PA with 400W a side into 2 _passive_ speakers. If I were to add 2 more _powered_ speakers, how would that work? Would the power of the board also drive these speakers, or just be sending signal to them since they have their own power?


----------



## Hamm Guitars (Jan 12, 2007)

Powered mixers usually have a balanced line out as well, so you can just use that to drive the powered speakers.


----------



## james on bass (Feb 4, 2006)

Hamm Guitars said:


> Powered mixers usually have a balanced line out as well, so you can just use that to drive the powered speakers.
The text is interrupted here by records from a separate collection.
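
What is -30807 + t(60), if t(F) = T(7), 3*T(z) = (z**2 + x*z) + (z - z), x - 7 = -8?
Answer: -30793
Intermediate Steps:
x = -1 (x = 7 - 8 = -1)
T(z) = -z/3 + z**2/3 (T(z) = ((z**2 - z) + (z - z))/3 = ((z**2 - z) + 0)/3 = (z**2 - z)/3 = -z/3 + z**2/3)
t(F) = 14 (t(F) = (1/3)*7*(-1 + 7) = (1/3)*7*6 = 14)
-30807 + t(60) = -30807 + 14 = -30793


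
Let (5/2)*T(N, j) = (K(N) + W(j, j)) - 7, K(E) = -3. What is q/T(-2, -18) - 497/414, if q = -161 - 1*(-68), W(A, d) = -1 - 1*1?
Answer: 30097/1656 ≈ 18.175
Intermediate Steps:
W(A, d) = -2 (W(A, d) = -1 - 1 = -2)
q = -93 (q = -161 + 68 = -93)
T(N, j) = -24/5 (T(N, j) = 2*((-3 - 2) - 7)/5 = 2*(-5 - 7)/5 = (2/5)*(-12) = -24/5)
q/T(-2, -18) - 497/414 = -93/(-24/5) - 497/414 = -93*(-5/24) - 497*1/414 = 155/8 - 497/414 = 30097/1656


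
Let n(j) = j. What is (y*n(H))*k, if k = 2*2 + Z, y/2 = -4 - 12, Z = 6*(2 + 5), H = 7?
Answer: -10304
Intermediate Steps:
Z = 42 (Z = 6*7 = 42)
y = -32 (y = 2*(-4 - 12) = 2*(-16) = -32)
k = 46 (k = 2*2 + 42 = 4 + 42 = 46)
(y*n(H))*k = -32*7*46 = -224*46 = -10304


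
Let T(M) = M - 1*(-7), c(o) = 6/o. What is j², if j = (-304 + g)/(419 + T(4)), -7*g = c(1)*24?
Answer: 1290496/2265025 ≈ 0.56975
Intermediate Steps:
T(M) = 7 + M (T(M) = M + 7 = 7 + M)
g = -144/7 (g = -6/1*24/7 = -6*1*24/7 = -6*24/7 = -⅐*144 = -144/7 ≈ -20.571)
j = -1136/1505 (j = (-304 - 144/7)/(419 + (7 + 4)) = -2272/(7*(419 + 11)) = -2272/7/430 = -2272/7*1/430 = -1136/1505 ≈ -0.75482)
j² = (-1136/1505)² = 1290496/2265025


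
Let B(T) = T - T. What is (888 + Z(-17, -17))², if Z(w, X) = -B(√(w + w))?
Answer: 788544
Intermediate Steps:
B(T) = 0
Z(w, X) = 0 (Z(w, X) = -1*0 = 0)
(888 + Z(-17, -17))² = (888 + 0)² = 888² = 788544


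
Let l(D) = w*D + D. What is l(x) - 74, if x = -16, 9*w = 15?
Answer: -350/3 ≈ -116.67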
So in this manner, the powered cabs will only be getting a signal and not taking any power from the board?


----------



## Hamm Guitars (Jan 12, 2007)

Yes, that's right. The powered speakers will take a line level signal not an speaker level signal. I'm not sure if anyone out there is making powered speakers that will take a speaker level signal, but it doesn't sound like a good idea anyhow.
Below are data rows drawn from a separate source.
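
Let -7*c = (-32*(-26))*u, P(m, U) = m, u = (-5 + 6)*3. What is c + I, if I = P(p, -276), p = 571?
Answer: 1501/7 ≈ 214.43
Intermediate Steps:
u = 3 (u = 1*3 = 3)
I = 571
c = -2496/7 (c = -(-32*(-26))*3/7 = -832*3/7 = -⅐*2496 = -2496/7 ≈ -356.57)
c + I = -2496/7 + 571 = 1501/7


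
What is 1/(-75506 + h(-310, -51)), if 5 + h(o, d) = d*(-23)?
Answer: -1/74338 ≈ -1.3452e-5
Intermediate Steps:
h(o, d) = -5 - 23*d (h(o, d) = -5 + d*(-23) = -5 - 23*d)
1/(-75506 + h(-310, -51)) = 1/(-75506 + (-5 - 23*(-51))) = 1/(-75506 + (-5 + 1173)) = 1/(-75506 + 1168) = 1/(-74338) = -1/74338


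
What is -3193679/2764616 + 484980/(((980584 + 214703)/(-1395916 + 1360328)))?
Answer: -15906539803595571/1101503188264 ≈ -14441.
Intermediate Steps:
-3193679/2764616 + 484980/(((980584 + 214703)/(-1395916 + 1360328))) = -3193679*1/2764616 + 484980/((1195287/(-35588))) = -3193679/2764616 + 484980/((1195287*(-1/35588))) = -3193679/2764616 + 484980/(-1195287/35588) = -3193679/2764616 + 484980*(-35588/1195287) = -3193679/2764616 - 5753156080/398429 = -15906539803595571/1101503188264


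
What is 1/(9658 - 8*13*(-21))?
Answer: 1/11842 ≈ 8.4445e-5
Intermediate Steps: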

WIth two seperate (different) sets of speakers you may want to add an additional EQ if the speakers sound totally different. In most cases you can get by with one as long as you are not punishing a set or the listeners.


----------



## Milkman (Feb 2, 2006)

Hamm Guitars said:


> Yes, that's right. The powered speakers will take a line level signal not an speaker level signal. I'm not sure if anyone out there is making powered speakers that will take a speaker level signal, but it doesn't sound like a good idea anyhow.
> 
> WIth two seperate (different) sets of speakers you may want to add an additional EQ if the speakers sound totally different. In most cases you can get by with one as long as you are not punishing a set or the listeners.



The powered Yorkville subs can accept either a line signal or a speaker level signal.
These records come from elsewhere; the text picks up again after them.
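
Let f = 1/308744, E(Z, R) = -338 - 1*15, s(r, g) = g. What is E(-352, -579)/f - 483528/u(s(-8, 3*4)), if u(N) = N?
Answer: -109026926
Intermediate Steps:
E(Z, R) = -353 (E(Z, R) = -338 - 15 = -353)
f = 1/308744 ≈ 3.2389e-6
E(-352, -579)/f - 483528/u(s(-8, 3*4)) = -353/1/308744 - 483528/(3*4) = -353*308744 - 483528/12 = -108986632 - 483528*1/12 = -108986632 - 40294 = -109026926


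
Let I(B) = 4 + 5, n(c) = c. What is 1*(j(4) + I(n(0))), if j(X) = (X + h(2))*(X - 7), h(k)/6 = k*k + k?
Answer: -111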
I send a line signal to them myself.


----------



## seanm (Feb 19, 2007)

Milkman said:


> The powered Yorkville subs can accept either a line signal or a speaker level signal.
> 
> I send a line signal to them myself.


Do you know if the speaker level signal just bypasses the onboard amp?


----------



## Milkman (Feb 2, 2006)

seanm said:


> Do you know if the speaker level signal just bypasses the onboard amp?


I'll have to have a look at the manual and get back to you.


----------



## Milkman (Feb 2, 2006)

Paul said:


> Isn't there a switch on the input to the powered sub? One that flips between line/speaker level?
> 
> And I think that there is a speaker "out" jack on the sub too, so you can patch up to the full range speakers.


Yes there is, but I don't know if that bypasses the onboard power amp or just converts the signal in some way.


----------